WASHINGTON – Judge Amy Coney Barrett, President Donald Trump's pick for the Supreme Court, has compiled an almost uniformly conservative voting record in cases touching on abortion, gun rights, discrimination and immigration. If she is confirmed, she would move the court slightly but firmly to the right, making compromise less likely and putting at risk the right to abortion established in Roe v. Wade.

Barrett's judicial opinions, based on a substantial sample of the hundreds of cases that she has considered in her three years on the federal appeals court in Chicago, are marked by care, clarity and a commitment to the interpretive methods used by Justice Antonin Scalia, the giant of conservative jurisprudence for whom she worked as a law clerk from 1998 to 1999. But while Scalia's methods occasionally drove him to liberal results, Barrett could be a different sort of justice.

"There may be fewer surprises from someone like her than there were from Justice Scalia," said Brian T. Fitzpatrick, a former law clerk to the justice. "She is sympathetic to Justice Scalia's methods, but I don't get the sense that she is going to be a philosophical leader on how those methods should be executed."
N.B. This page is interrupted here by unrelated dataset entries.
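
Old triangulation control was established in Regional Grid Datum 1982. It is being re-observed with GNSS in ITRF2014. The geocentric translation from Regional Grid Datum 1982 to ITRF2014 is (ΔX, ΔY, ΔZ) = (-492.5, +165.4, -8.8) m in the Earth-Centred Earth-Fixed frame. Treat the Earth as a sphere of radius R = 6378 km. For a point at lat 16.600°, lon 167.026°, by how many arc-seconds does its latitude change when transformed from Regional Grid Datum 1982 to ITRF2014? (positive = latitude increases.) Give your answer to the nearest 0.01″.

Δφ = -5.05″

sin φ = 0.285688, cos φ = 0.958323, sin λ = 0.224509, cos λ = -0.974472.
North component: ΔN = −sin φ cos λ·ΔX − sin φ sin λ·ΔY + cos φ·ΔZ = −(0.285688)(-0.974472)(-492.5) − (0.285688)(0.224509)(165.4) + (0.958323)(-8.8) = -156.15 m.
1° of latitude spans πR/180 = 111317 m, so Δφ = -156.15 / 111317 × 3600 = -5.050″.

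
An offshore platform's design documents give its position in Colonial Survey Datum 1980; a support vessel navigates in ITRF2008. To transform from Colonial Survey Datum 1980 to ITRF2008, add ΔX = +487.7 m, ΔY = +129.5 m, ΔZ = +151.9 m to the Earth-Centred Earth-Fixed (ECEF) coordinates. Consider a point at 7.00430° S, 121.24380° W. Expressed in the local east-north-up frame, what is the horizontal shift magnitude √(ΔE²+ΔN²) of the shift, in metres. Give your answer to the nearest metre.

366 m

At φ = -7.00430°, λ = -121.24380°: sin φ = -0.121944, cos φ = 0.992537, sin λ = -0.854968, cos λ = -0.518681.
ΔE = −sin λ·ΔX + cos λ·ΔY = −(-0.854968)·(487.7) + (-0.518681)·(129.5) = 349.80 m.
ΔN = −sin φ cos λ·ΔX − sin φ sin λ·ΔY + cos φ·ΔZ = −(-0.121944)(-0.518681)(487.7) − (-0.121944)(-0.854968)(129.5) + (0.992537)(151.9) = 106.42 m.
Horizontal magnitude = √(ΔE² + ΔN²) = √(349.80² + 106.42²) = 365.63 m.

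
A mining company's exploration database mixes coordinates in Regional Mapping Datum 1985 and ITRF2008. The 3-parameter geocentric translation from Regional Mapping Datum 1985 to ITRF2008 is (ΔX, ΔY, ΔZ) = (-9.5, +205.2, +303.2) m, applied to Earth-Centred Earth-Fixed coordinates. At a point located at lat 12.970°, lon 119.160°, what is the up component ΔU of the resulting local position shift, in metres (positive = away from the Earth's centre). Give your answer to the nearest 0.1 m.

ΔU = 247.2 m

At φ = 12.970°, λ = 119.160°: sin φ = 0.224441, cos φ = 0.974488, sin λ = 0.873262, cos λ = -0.487250.
ΔU = cos φ cos λ·ΔX + cos φ sin λ·ΔY + sin φ·ΔZ = (0.974488)(-0.487250)(-9.5) + (0.974488)(0.873262)(205.2) + (0.224441)(303.2) = 247.18 m.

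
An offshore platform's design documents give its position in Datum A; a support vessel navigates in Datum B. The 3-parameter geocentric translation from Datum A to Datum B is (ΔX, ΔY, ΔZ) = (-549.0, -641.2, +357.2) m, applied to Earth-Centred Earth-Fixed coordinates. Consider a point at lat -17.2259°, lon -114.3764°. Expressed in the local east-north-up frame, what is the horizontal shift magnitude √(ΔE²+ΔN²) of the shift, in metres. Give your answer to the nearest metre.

627 m

The local east axis at (φ, λ) is (−sin λ, cos λ, 0), so ΔE = −sin(-114.3764°)·(-549.0) + cos(-114.3764°)·(-641.2) = -235.42 m.
The local north axis is (−sin φ cos λ, −sin φ sin λ, cos φ), giving ΔN = 67.102 + 172.957 + 341.178 = 581.24 m.
Horizontal magnitude = √(ΔE² + ΔN²) = √((-235.42)² + 581.24²) = 627.10 m.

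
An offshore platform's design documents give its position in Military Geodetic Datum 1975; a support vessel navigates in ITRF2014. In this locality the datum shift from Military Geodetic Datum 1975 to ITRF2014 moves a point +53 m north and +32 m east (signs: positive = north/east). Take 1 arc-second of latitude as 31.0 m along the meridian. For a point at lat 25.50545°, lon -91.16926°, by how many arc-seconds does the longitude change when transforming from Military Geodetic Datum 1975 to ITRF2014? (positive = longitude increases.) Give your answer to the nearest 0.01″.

At latitude 25.50545°, cos φ = 0.902544.
1″ of longitude at this latitude = 31.00 × cos φ = 27.9789 m, so Δλ = 32.0 / 27.9789 = 1.144″.

Δλ = 1.14″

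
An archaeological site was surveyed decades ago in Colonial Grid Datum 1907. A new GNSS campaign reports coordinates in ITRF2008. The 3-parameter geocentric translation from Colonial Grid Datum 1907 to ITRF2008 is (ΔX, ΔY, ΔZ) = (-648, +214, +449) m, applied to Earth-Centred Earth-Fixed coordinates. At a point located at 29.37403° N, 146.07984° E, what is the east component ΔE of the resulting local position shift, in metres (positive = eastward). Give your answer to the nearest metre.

ΔE = 184 m

The local east axis at (φ, λ) is (−sin λ, cos λ, 0), so ΔE = −sin(146.07984°)·(-648) + cos(146.07984°)·214 = 184.03 m.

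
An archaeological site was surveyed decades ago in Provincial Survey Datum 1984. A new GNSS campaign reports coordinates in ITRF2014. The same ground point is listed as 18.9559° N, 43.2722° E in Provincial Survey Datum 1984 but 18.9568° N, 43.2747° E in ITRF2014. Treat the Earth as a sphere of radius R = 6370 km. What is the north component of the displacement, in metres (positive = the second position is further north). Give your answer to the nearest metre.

Δφ = 18.9568° − 18.9559° = +0.0009°; Δλ = 43.2747° − 43.2722° = +0.0025°.
1° along a meridian = πR/180 = 111177 m.
ΔN = Δφ × 111177 = 100.1 m; ΔE = Δλ × 111177 × cos(18.9559°) = +0.0025 × 111177 × 0.945769 = 262.9 m.

ΔN = 100 m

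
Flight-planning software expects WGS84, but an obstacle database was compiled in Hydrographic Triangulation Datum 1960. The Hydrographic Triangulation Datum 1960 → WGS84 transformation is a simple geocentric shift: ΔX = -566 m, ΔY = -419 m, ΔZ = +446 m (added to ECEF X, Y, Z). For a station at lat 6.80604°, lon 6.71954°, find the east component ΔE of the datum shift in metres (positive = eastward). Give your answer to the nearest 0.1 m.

ΔE = -349.9 m

At φ = 6.80604°, λ = 6.71954°: sin φ = 0.118509, cos φ = 0.992953, sin λ = 0.117009, cos λ = 0.993131.
ΔE = −sin λ·ΔX + cos λ·ΔY = −(0.117009)·(-566) + (0.993131)·(-419) = -349.89 m.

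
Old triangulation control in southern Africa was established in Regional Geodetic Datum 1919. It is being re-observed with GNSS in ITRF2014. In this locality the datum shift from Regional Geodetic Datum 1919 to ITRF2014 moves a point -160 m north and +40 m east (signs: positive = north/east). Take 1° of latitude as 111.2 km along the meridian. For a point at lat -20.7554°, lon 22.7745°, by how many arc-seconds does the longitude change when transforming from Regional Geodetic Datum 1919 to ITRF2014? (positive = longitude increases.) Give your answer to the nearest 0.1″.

Δλ = 1.4″

At latitude -20.7554°, cos φ = 0.935102.
1° of longitude at this latitude = 111.2 × cos φ = 103.98 km, so Δλ = 40.0 / 103983.3 = 0.0003847° = 1.385″.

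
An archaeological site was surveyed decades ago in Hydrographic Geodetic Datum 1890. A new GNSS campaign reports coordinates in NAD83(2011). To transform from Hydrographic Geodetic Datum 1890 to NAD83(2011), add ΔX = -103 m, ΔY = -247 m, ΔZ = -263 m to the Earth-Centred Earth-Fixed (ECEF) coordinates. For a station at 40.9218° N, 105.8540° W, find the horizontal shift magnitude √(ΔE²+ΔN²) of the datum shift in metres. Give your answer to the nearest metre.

374 m

The local east axis at (φ, λ) is (−sin λ, cos λ, 0), so ΔE = −sin(-105.8540°)·(-103) + cos(-105.8540°)·(-247) = -31.60 m.
The local north axis is (−sin φ cos λ, −sin φ sin λ, cos φ), giving ΔN = -18.431 − 155.638 − 198.724 = -372.79 m.
Horizontal magnitude = √(ΔE² + ΔN²) = √((-31.60)² + (-372.79)²) = 374.13 m.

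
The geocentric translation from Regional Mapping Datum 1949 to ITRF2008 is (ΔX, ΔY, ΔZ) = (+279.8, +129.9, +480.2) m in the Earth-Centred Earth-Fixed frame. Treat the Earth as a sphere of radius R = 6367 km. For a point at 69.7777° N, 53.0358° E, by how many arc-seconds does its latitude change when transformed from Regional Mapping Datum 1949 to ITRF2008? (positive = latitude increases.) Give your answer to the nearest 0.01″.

sin φ = 0.938359, cos φ = 0.345663, sin λ = 0.799011, cos λ = 0.601316.
North component: ΔN = −sin φ cos λ·ΔX − sin φ sin λ·ΔY + cos φ·ΔZ = −(0.938359)(0.601316)(279.8) − (0.938359)(0.799011)(129.9) + (0.345663)(480.2) = -89.28 m.
1° of latitude spans πR/180 = 111125 m, so Δφ = -89.28 / 111125 × 3600 = -2.892″.

Δφ = -2.89″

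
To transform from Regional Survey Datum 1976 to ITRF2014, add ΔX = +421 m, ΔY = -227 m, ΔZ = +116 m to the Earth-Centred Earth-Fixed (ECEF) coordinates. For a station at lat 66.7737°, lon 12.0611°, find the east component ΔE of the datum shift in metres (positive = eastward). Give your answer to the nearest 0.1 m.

ΔE = -310.0 m

At φ = 66.7737°, λ = 12.0611°: sin φ = 0.918954, cos φ = 0.394364, sin λ = 0.208955, cos λ = 0.977925.
ΔE = −sin λ·ΔX + cos λ·ΔY = −(0.208955)·(421) + (0.977925)·(-227) = -309.96 m.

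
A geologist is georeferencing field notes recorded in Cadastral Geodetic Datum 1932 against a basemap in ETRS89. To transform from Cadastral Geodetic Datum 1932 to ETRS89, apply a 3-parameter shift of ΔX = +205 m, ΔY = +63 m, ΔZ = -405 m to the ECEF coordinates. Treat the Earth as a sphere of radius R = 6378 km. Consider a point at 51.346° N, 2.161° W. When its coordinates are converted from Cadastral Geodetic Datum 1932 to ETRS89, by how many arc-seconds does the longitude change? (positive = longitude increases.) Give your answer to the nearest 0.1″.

Δλ = 3.7″

sin φ = 0.780932, cos φ = 0.624616, sin λ = -0.037708, cos λ = 0.999289.
East component: ΔE = −sin λ·ΔX + cos λ·ΔY = −(-0.037708)(205) + (0.999289)(63) = 70.69 m.
1° of latitude spans πR/180 = 111317 m; at latitude φ, 1° of longitude spans that × cos φ = 69530.4 m, so Δλ = 70.69 / 69530.4 × 3600 = 3.660″.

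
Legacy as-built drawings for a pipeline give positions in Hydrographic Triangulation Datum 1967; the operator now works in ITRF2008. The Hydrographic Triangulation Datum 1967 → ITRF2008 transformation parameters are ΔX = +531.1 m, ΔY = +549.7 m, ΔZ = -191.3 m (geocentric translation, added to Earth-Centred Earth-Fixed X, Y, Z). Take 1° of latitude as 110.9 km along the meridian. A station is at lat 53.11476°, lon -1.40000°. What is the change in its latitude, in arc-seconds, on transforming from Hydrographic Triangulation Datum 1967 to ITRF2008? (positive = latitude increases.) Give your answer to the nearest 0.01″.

Δφ = -17.16″

sin φ = 0.799839, cos φ = 0.600214, sin λ = -0.024432, cos λ = 0.999701.
North component: ΔN = −sin φ cos λ·ΔX − sin φ sin λ·ΔY + cos φ·ΔZ = −(0.799839)(0.999701)(531.1) − (0.799839)(-0.024432)(549.7) + (0.600214)(-191.3) = -528.75 m.
1° of latitude spans 110900 m, so Δφ = -528.75 / 110900 × 3600 = -17.164″.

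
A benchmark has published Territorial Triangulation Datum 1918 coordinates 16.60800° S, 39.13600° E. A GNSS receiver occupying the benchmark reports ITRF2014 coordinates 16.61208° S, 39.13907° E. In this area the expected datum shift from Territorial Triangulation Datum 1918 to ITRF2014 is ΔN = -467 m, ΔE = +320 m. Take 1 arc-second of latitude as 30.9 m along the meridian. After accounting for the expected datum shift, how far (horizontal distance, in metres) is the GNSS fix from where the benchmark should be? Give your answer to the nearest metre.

15 m

Observed coordinate differences: Δφ = -0.00408°, Δλ = +0.00307°.
Converting to metres (1° lat = 111240 m, cos φ = 0.958283): observed ΔN = -453.9 m, observed ΔE = 327.3 m.
Subtracting the expected shift leaves a residual of -453.9 − (-467) = 13.1 m north and 327.3 − (320) = 7.3 m east.
Residual distance = √(13.1² + 7.3²) = 15.0 m.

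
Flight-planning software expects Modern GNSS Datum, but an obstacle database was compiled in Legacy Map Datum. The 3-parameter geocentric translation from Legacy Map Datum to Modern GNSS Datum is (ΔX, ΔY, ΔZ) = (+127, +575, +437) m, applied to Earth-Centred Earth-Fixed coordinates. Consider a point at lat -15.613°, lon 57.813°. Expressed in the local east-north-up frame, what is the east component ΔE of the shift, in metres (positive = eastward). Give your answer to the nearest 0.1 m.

At φ = -15.613°, λ = 57.813°: sin φ = -0.269138, cos φ = 0.963102, sin λ = 0.846314, cos λ = 0.532684.
ΔE = −sin λ·ΔX + cos λ·ΔY = −(0.846314)·(127) + (0.532684)·(575) = 198.81 m.

ΔE = 198.8 m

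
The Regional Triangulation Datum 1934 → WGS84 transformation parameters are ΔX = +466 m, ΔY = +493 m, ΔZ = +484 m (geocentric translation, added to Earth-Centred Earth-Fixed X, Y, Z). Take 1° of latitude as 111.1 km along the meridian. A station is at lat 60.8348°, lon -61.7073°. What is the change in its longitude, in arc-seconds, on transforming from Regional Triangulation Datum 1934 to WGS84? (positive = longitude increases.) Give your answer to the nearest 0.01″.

Δλ = 42.82″

sin φ = 0.873218, cos φ = 0.487329, sin λ = -0.880538, cos λ = 0.473976.
East component: ΔE = −sin λ·ΔX + cos λ·ΔY = −(-0.880538)(466) + (0.473976)(493) = 644.00 m.
1° of latitude spans 111100 m; at latitude φ, 1° of longitude spans that × cos φ = 54142.3 m, so Δλ = 644.00 / 54142.3 × 3600 = 42.821″.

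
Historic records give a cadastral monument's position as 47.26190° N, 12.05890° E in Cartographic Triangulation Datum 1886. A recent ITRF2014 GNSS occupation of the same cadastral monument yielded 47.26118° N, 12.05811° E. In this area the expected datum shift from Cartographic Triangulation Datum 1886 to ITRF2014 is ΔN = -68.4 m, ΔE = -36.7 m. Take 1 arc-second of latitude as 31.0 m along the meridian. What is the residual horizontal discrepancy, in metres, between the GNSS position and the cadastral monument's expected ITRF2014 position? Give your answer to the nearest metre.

26 m

Observed coordinate differences: Δφ = -0.00072°, Δλ = -0.00079°.
Converting to metres (1° lat = 111600 m, cos φ = 0.678648): observed ΔN = -80.4 m, observed ΔE = -59.8 m.
Subtracting the expected shift leaves a residual of -80.4 − (-68.4) = -12.0 m north and -59.8 − (-36.7) = -23.1 m east.
Residual distance = √((-12.0)² + (-23.1)²) = 26.0 m.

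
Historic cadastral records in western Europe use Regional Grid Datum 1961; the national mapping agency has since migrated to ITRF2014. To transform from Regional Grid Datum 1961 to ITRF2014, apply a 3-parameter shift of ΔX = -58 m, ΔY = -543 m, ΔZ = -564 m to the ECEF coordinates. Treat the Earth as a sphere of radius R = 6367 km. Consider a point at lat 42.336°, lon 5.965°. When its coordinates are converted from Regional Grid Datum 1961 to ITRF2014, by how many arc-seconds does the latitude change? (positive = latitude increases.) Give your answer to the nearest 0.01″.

Δφ = -11.02″

sin φ = 0.673477, cos φ = 0.739208, sin λ = 0.103921, cos λ = 0.994586.
North component: ΔN = −sin φ cos λ·ΔX − sin φ sin λ·ΔY + cos φ·ΔZ = −(0.673477)(0.994586)(-58) − (0.673477)(0.103921)(-543) + (0.739208)(-564) = -340.06 m.
1° of latitude spans πR/180 = 111125 m, so Δφ = -340.06 / 111125 × 3600 = -11.017″.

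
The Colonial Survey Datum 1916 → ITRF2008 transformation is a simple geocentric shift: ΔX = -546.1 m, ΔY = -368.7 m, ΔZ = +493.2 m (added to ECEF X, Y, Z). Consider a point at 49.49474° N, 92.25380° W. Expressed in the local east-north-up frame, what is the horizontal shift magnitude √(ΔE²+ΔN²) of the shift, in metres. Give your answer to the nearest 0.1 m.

The local east axis at (φ, λ) is (−sin λ, cos λ, 0), so ΔE = −sin(-92.25380°)·(-546.1) + cos(-92.25380°)·(-368.7) = -531.18 m.
The local north axis is (−sin φ cos λ, −sin φ sin λ, cos φ), giving ΔN = -16.329 − 280.123 + 320.342 = 23.89 m.
Horizontal magnitude = √(ΔE² + ΔN²) = √((-531.18)² + 23.89²) = 531.71 m.

531.7 m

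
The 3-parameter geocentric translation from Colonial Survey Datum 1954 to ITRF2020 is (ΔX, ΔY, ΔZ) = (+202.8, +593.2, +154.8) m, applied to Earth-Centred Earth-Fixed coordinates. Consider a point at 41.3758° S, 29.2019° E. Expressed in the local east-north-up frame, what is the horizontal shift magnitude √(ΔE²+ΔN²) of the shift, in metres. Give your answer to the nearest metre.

At φ = -41.3758°, λ = 29.2019°: sin φ = -0.660995, cos φ = 0.750390, sin λ = 0.487889, cos λ = 0.872906.
ΔE = −sin λ·ΔX + cos λ·ΔY = −(0.487889)·(202.8) + (0.872906)·(593.2) = 418.86 m.
ΔN = −sin φ cos λ·ΔX − sin φ sin λ·ΔY + cos φ·ΔZ = −(-0.660995)(0.872906)(202.8) − (-0.660995)(0.487889)(593.2) + (0.750390)(154.8) = 424.48 m.
Horizontal magnitude = √(ΔE² + ΔN²) = √(418.86² + 424.48²) = 596.34 m.

596 m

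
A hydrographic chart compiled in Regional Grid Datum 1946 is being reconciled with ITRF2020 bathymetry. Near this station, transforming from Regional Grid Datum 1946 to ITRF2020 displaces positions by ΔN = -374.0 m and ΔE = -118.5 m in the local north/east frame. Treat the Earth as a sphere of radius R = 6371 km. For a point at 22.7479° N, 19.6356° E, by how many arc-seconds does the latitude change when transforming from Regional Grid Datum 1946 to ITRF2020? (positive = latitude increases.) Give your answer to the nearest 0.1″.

On a sphere of radius R, 1 rad of latitude = R, so Δφ = ΔN / R = -374.0 / 6371000 = -5.8704e-05 rad = -12.108″.

Δφ = -12.1″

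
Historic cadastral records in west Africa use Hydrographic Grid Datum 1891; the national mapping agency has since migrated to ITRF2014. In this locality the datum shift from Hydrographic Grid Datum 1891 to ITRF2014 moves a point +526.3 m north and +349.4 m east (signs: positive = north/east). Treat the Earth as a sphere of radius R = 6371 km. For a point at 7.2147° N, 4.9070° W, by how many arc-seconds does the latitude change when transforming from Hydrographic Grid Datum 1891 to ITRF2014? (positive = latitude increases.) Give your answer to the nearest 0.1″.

On a sphere of radius R, 1 rad of latitude = R, so Δφ = ΔN / R = 526.3 / 6371000 = 8.2609e-05 rad = 17.039″.

Δφ = 17.0″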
One area in which almost no one expects surprises is abortion. Trump has vowed to appoint justices ready to overrule Roe v. Wade, the 1973 decision that established a constitutional right to abortion. And Barrett's academic and judicial writings have been skeptical of broad interpretations of abortion rights.

Barrett will doubtless tell senators that the Roe decision is a settled precedent, as she did when Trump nominated her to the appeals court in 2017. But when the day comes, many of Barrett's supporters are convinced she will not flinch. Scalia wrote that the Constitution has nothing to say about abortion and that states should be allowed to decide the question themselves. There is no reason to believe Barrett disagrees.

In the coming months and years, the Supreme Court may be called upon to weigh issues as varied and weighty as the presidential election, the fate of affirmative action, the structure of the administrative state and the role courts can play in addressing climate change. Barrett had not written major opinions in any of those areas, but here is a look at her views on two other major issues.

Health care

On Nov. 10 the Supreme Court will hear arguments on the latest challenge to the Affordable Care Act. If Trump and Senate Republicans have their way, Barrett will be on the bench to hear the case.

In a 2017 law review article, Barrett was critical of Chief Justice John Roberts' 2012 opinion sustaining a central provision of the Affordable Care Act. "Chief Justice Roberts pushed the Affordable Care Act beyond its plausible meaning to save the statute," she wrote.

The new case was brought by Republican state officials, who argued that when Congress in 2017 zeroed out the penalty for failing to obtain health insurance, lawmakers doomed the entire law. Barrett's views on those arguments are unknown.

Gun rights

In a 2019 dissent, Barrett said she would have limited the sweep of a federal law forbidding people with felony convictions from owning guns. She drew on originalism, a legal theory championed by Scalia that seeks to interpret the Constitution as it was originally understood.

But she appeared to have gone further than her former mentor, the author of the 2008 majority opinion in District of Columbia v. Heller, which established an individual right to own guns for self-defense in the home. "Nothing in our opinion," Scalia wrote, "should be taken to cast doubt on long-standing prohibitions on the possession of firearms by felons."

In her dissent, Barrett wrote that the law forbidding people with felony convictions from owning guns should not apply when the crimes at issue were nonviolent.

"History does not support the proposition that felons lose their Second Amendment rights solely because of their status as felons," she wrote. "But it does support the proposition that the state can take the right to bear arms away from a category of people that it deems dangerous."